Luis Collazo will once again demonstrate his support for The NephCure Foundation when he meets Amir Khan in a critical confrontation May 3 as the co-featured bout on the Floyd Mayweather vs. Marcos Maidana card at the MGM Grand in Las Vegas.
When he knocked out Victor Ortiz before his hometown fans Jan. 30 at Barclays Center in Brooklyn, Collazo entered the ring with NEPHCURE.ORG emblazoned on his robe and on the back of his trunks in support of the kidney disease patient advocacy group and his teenage friend, Allie Genatt, who suffers from the debilitating kidney disease FSGS. Collazo will sport similar NEPHCURE.ORG identification in the ring on May 3, when he takes on Khan.
The winner of the battle will be positioned to possibly meet Mayweather later this year or in 2015.
A two-time New York City Golden Gloves Champion (35-5, 18 KO’s), Collazo returned to the ranks of elite fighters with his spectacular second round knockout of Ortiz, the younger, more prominent favorite, on Jan. 30. When he landed the perfectly-timed right-hook knockout punch, the NEPHCURE.ORG was easily recognizable in video and still photos seen via media outlets around the world. Collazo embraced NephCure for that fight when learning of the kidney disease afflicting 15-year-old Genatt, whom he met during training sessions at Competitive Edge Athletics in Port Washington, Long Island.
NephCure launched an awareness campaign around the Super Bowl-week Collazo- Ortiz card, specifically targeting New York City’s Latino population centering on the popular Collazo, a New Yorker of Puerto Rican descent who grew up in Brooklyn and lives in Queens. That campaign will continue around the Collazo-Khan fight as the May 3 Las Vegas date approaches. Genatt is a 15-year-old Long Islander who was first diagnosed with Nephrotic Syndrome at age two. The disease was later confirmed as FSGS and she endured years of medications with risky side effects before receiving a kidney transplant (from her mother) at age 11. Collazo has also spent time with eight-year-old Nephrotic Syndrome sufferer Manuel Casado of The Bronx and 11-year-old FSGS sufferer Matthew Levine of Long Island.
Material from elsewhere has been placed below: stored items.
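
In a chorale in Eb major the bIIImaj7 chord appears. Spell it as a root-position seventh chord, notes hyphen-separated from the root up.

Gb-Bb-Db-F

The root of bIIImaj7 is the lowered 3rd degree: G becomes Gb. In Eb minor the chord on Gb is Gb–Bb–Db–F.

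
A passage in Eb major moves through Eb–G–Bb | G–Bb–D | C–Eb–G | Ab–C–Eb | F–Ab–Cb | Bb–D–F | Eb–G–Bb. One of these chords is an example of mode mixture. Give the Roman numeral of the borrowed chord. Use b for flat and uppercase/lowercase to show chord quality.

In Eb major the diatonic chords are Eb, Fm, Gm, Ab, Bb, Cm, Ddim. Eb–G–Bb = Eb, G–Bb–D = Gm, C–Eb–G = Cm, Ab–C–Eb = Ab and Bb–D–F = Bb are all diatonic. F–Ab–Cb is not: scale degree 2 in Eb major carries Fm (ii). In Eb minor the chord on that degree is Fdim, so here it functions as ii°, borrowed from the parallel minor.

ii°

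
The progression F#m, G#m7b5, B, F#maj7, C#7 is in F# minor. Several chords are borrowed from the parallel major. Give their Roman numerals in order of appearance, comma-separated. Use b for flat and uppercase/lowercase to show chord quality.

IV, Imaj7

The diatonic triads in F# minor (with V from harmonic minor) are F#m, G#dim, A, Bm, C#, D, E. Of the given chords, F#m, G#m7b5 and C#7 are diatonic. B (B–D#–F#) doesn't fit — on degree 4 F# minor would have Bm (iv). B is the degree-4 chord of F# major, so it is the borrowed IV. F#maj7 (F#–A#–C#–E#) is not: scale degree 1 in F# minor carries F#m (i). In F# major the chord on that degree is F#maj7, so here it functions as Imaj7, borrowed from the parallel major.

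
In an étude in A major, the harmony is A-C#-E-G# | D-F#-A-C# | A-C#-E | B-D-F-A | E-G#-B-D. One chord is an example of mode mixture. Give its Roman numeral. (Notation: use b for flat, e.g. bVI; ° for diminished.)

iiø7

In A major the diatonic chords are A, Bm, C#m, D, E, F#m, G#dim. A–C#–E–G# = Amaj7, D–F#–A–C# = Dmaj7, A–C#–E = A and E–G#–B–D = E7 all belong to that set. B–D–F–A doesn't fit — on degree 2 A major would have Bm (ii). Bm7b5 is the degree-2 chord of A minor, so it is the borrowed iiø7.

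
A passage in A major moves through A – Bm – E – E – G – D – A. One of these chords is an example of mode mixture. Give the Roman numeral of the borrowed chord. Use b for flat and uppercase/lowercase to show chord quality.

bVII

A major has the diatonic set A, Bm, C#m, D, E, F#m, G#dim. A, Bm, E and D are all diatonic. But G (G–B–D) is foreign: the diatonic vii° on degree 7 is G#dim, whereas G comes from A minor. It is labeled bVII.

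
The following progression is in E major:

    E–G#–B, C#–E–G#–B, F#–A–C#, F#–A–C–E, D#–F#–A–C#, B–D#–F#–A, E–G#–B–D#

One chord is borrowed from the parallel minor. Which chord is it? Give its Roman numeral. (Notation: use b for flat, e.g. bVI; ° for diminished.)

iiø7

The diatonic triads in E major are E, F#m, G#m, A, B, C#m, D#dim. E–G#–B = E, C#–E–G#–B = C#m7, F#–A–C# = F#m, D#–F#–A–C# = D#m7b5, B–D#–F#–A = B7 and E–G#–B–D# = Emaj7 are all diatonic. F#–A–C–E doesn't fit — on degree 2 E major would have F#m (ii). F#m7b5 is the degree-2 chord of E minor, so it is the borrowed iiø7.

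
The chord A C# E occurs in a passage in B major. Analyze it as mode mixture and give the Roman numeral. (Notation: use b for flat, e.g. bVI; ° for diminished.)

bVII

In B major scale degree 7 is A#; A is its lowered form, from B minor. A–C#–E is a major chord — the form found in B minor, not the diatonic vii° (A#dim). Borrowed into B major it is written bVII.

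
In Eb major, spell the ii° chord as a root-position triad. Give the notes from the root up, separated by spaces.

The root, F, is scale degree 2 — the same note in Eb major and Eb minor; only the chord quality changes. Stacking thirds in Eb minor on F gives F–Ab–Cb.

F Ab Cb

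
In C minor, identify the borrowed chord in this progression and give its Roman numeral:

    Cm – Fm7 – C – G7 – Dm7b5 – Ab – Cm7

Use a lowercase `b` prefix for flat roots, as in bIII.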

“The challenge with FSGS is that there is a very high rate of reoccurrence when the disease attacks the new kidneys,” stated Henry Brehm, Executive Director of The NephCure Foundation. ”We have much work to do raising awareness and funding for research so people with FSGS can avoid the road to dialysis and transplant.”
FSGS (Focal Segmental Glomerulosclerosis), which afflicted the late actor Gary Coleman and interrupted the NBA career of Alonzo Mourning, is a disease that damages the kidney function, often requiring dialysis or transplant. The NephCure Foundation is the only organization committed exclusively to support research seeking the causes of FSGS and Nephrotic Syndrome, improve treatment and find a cure.